JETIS,REDAKSI17.COM – Pemerintah Kota Yogyakarta terus berkomitmen sebagai kota inklusi yang memberikan perhatian bagi seluruh warganya, termasuk penyandang disabilitas. Komitmen tersebut salah satunya diwujudkan melalui kegiatan Gebyar Disabilitas yang diinisiasi Forum Kecamatan Inklusi (FKI) Kemantren Jetis, Kamis (9/4).
Kegiatan yang berlangsung di Kemantren Jetis ini menghadirkan berbagai layanan, mulai dari skrining kesehatan berupa pemeriksaan tensi darah, gula darah, kesehatan gigi dan mulut, hingga pengukuran berat dan tinggi badan. Selain itu, kegiatan juga diramaikan dengan partisipasi pelaku UMKM dari kalangan disabilitas.
Saat ditemui, Kepala Bidang Pemberdayaan dan Rehabilitasi Sosial, Dinas Sosial Tenaga Kerja dan Transmigrasi Kota Yogyakarta, Indrawati, mengapresiasi penyelenggaraan kegiatan tersebut. Ia menilai Kemantren Jetis menjadi salah satu wilayah yang aktif dalam memfasilitasi pemenuhan hak penyandang disabilitas.
“Luar biasa, karena tidak semua kemantren bisa memfasilitasi lima afirmasi disabilitas yakni kelompok rentan, diantaranya disabilitas, miskin, anak, lansia dan perempuan. Data di Kota Yogyakarta terdapat sekitar 3.089 penyandang disabilitas dan di Kemantren Jetis ada sekitar 293 orang,” ungkapnya.
Ia menjelaskan, kegiatan ini menjadi bagian dari implementasi Peraturan Daerah tentang pemajuan hak disabilitas. layanan pada disabilitas tidak sektoral akan tetapi  integratif berkelanjutan tidak hanya layanan kesehatan, tetapi juga mencakup aspek kewirausahaan, kesejahteraan sosial, serta akses terhadap berbagai layanan publik.
“Ini bentuk pemenuhan hak disabilitas, mulai dari kesehatan, ekonomi melalui UMKM, hingga kesejahteraan sosial. Ke depan kami harapkan teman-teman disabilitas dan keluarganya tidak merasa sendiri, karena pemerintah selalu hadir,” jelasnya.
Lebih lanjut, Indrawati menekankan adanya perubahan paradigma dalam penanganan disabilitas di Kota Yogyakarta. Jika sebelumnya lebih berfokus pada pemberian bantuan, kini diarahkan pada pemberdayaan dan kemandirian.

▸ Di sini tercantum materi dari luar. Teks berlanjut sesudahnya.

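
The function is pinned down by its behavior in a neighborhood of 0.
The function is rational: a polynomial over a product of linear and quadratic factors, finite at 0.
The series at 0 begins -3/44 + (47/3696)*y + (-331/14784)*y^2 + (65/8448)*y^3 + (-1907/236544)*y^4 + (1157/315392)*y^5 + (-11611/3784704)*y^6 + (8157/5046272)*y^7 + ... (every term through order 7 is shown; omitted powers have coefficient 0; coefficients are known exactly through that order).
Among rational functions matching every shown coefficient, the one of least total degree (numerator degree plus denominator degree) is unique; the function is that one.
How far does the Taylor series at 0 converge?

No rational of total degree below 4 reproduces all 8 coefficients; solving the [1/3] Pade equations on them gives f(y) = (5*y/21 - 6/11)/((y - 2)*(y**2 - y - 4)), whose expansion matches every shown term.
Denominator factor (y**2 - y - 4): discriminant 17, real irrational roots 1/2 + (1/2)*sqrt(17) and 1/2 - (1/2)*sqrt(17); poles of order 1, moduli 1/2 + (1/2)*sqrt(17) and -1/2 + (1/2)*sqrt(17).
Denominator factor (y - 2): pole of order 1 at 2, modulus 2.
The radius of convergence is the smallest modulus among the singular points: -1/2 + (1/2)*sqrt(17).

The radius of convergence is -1/2 + (1/2)*sqrt(17).


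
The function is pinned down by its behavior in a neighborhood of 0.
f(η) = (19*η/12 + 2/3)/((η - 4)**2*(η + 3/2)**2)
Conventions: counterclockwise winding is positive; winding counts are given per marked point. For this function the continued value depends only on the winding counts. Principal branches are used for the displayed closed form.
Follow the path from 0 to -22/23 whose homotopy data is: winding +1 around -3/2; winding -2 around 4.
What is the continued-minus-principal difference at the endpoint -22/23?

Continued minus principal equals 0.

The function is rational, hence single-valued: continuing it around any pole returns the same value, so the difference is 0.


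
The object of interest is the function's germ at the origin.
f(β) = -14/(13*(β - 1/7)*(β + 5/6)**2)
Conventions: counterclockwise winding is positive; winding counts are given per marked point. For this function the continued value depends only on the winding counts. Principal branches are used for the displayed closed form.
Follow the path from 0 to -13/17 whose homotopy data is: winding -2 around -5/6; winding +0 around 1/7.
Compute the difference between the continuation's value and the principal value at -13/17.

The function is rational, hence single-valued: continuing it around any pole returns the same value, so the difference is 0.

Continued minus principal equals 0.


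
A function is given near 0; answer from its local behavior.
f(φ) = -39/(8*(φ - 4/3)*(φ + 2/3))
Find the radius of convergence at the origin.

Denominator factor (φ + 2/3): pole of order 1 at -2/3, modulus 2/3.
Denominator factor (φ - 4/3): pole of order 1 at 4/3, modulus 4/3.
The radius of convergence is the smallest modulus among the singular points: 2/3.

The radius of convergence is 2/3.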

“Kami ingin mengubah mindset bahwa disabilitas tidak hanya menerima bantuan, tetapi juga memiliki keinginan untuk mandiri, bermartabat, dan mampu menyuarakan pendapat serta mengakses layanan secara luas,” tambahnya.

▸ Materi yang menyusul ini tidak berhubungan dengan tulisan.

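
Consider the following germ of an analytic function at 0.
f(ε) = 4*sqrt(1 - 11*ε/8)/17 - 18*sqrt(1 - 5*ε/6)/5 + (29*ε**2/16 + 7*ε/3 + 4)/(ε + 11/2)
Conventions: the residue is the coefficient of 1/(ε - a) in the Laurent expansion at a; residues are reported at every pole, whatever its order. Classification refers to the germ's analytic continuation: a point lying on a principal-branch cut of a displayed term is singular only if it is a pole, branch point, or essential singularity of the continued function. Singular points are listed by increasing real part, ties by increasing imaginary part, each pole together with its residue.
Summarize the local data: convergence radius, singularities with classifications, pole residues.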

Sementara itu, Plh Mantri Pamong Praja Kemantren Jetis, May Christianti Sudarmono, menyampaikan bahwa kegiatan ini merupakan bentuk kehadiran pemerintah di tengah masyarakat, khususnya bagi penyandang disabilitas dan keluarganya.
“Kami hadir untuk saudara-saudara kita yang menjadi bagian dari kehidupan sosial kita semua. Jangan pernah putus semangat, karena kita semua adalah keluarga besar yang saling mendukung,” ujarnya.

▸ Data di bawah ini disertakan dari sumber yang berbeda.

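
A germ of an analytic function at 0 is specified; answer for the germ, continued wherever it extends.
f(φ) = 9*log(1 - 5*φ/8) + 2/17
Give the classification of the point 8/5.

The point is a logarithmic branch point.

The term (9)*log(1 - φ/(8/5)) has argument 1 - 8/5/(8/5) = 0 at 8/5: a logarithmic (infinitely-sheeted) branch point; the remaining terms are analytic or single-valued there.


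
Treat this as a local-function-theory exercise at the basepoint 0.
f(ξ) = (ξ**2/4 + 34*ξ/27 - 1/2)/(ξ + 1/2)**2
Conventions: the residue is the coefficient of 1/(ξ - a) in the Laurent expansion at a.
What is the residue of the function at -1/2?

The residue is 109/108.

At the order-2 pole -1/2 set g(ξ) = (ξ - (-1/2))^2*f(ξ) = ξ**2/4 + 34*ξ/27 - 1/2.
Order-2 pole: residue = g'(a); g'(-1/2) = 109/108, so the residue is 109/108.


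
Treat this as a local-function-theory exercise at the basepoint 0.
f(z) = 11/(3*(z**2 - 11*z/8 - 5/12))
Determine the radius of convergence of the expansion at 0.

The radius of convergence is -11/16 + (1/48)*sqrt(2049).

Denominator factor (z**2 - 11*z/8 - 5/12): discriminant 683/192, real irrational roots 11/16 + (1/48)*sqrt(2049) and 11/16 - (1/48)*sqrt(2049); poles of order 1, moduli 11/16 + (1/48)*sqrt(2049) and -11/16 + (1/48)*sqrt(2049).
The radius of convergence is the smallest modulus among the singular points: -11/16 + (1/48)*sqrt(2049).


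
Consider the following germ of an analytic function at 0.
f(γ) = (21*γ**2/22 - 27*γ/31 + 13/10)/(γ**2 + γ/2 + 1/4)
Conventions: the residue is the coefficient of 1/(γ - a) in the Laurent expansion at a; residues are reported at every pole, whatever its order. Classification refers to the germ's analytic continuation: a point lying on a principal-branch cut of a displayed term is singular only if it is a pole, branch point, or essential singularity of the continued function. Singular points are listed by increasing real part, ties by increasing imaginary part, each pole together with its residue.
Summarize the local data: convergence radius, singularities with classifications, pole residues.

Radius of convergence at 0: 1/2.
At (-1/4) - ((1/4)*sqrt(3))*i: a pole of order 1; residue (-1839/2728) + ((38149/40920)*sqrt(3))*i.
At (-1/4) + ((1/4)*sqrt(3))*i: a pole of order 1; residue (-1839/2728) - ((38149/40920)*sqrt(3))*i.

Denominator factor (γ**2 + γ/2 + 1/4): discriminant -3/4, complex-conjugate roots (-1/4) + ((1/4)*sqrt(3))*i and (-1/4) - ((1/4)*sqrt(3))*i; poles of order 1, moduli 1/2 and 1/2.
The radius of convergence is the smallest modulus among the singular points: 1/2.
The factor γ**2 + γ/2 + 1/4 splits as (γ - a)(γ - a') with a = (-1/4) - ((1/4)*sqrt(3))*i, a' = (-1/4) + ((1/4)*sqrt(3))*i. At the order-1 pole a set g(γ) = (γ - a)*f(γ) = [21*γ**2/22 - 27*γ/31 + 13/10] / (γ - a').
Simple pole: residue = g(a) at a = (-1/4) - ((1/4)*sqrt(3))*i, which is (-1839/2728) + ((38149/40920)*sqrt(3))*i.
The factor γ**2 + γ/2 + 1/4 splits as (γ - a)(γ - a') with a = (-1/4) + ((1/4)*sqrt(3))*i, a' = (-1/4) - ((1/4)*sqrt(3))*i. At the order-1 pole a set g(γ) = (γ - a)*f(γ) = [21*γ**2/22 - 27*γ/31 + 13/10] / (γ - a').
Simple pole: residue = g(a) at a = (-1/4) + ((1/4)*sqrt(3))*i, which is (-1839/2728) - ((38149/40920)*sqrt(3))*i.
List the singular points by increasing real part (a conjugate pair: the negative imaginary part first).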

Ia juga mengapresiasi keluarga yang selama ini mendampingi penyandang disabilitas, serta menyoroti potensi luar biasa yang dimiliki, termasuk dalam bidang seni dan hiburan yang turut ditampilkan dalam acara tersebut.
Salah satu peserta, Eni, mengaku senang dengan adanya kegiatan ini. Ia merasa terbantu, terutama dengan layanan pemeriksaan kesehatan bagi anaknya yang menyandang autisme.
“Bagus sekali, bisa periksa kesehatan. Anak saya memang memiliki kebutuhan khusus sejak usia dua tahun. Kegiatan seperti ini sangat membantu,” ungkapnya.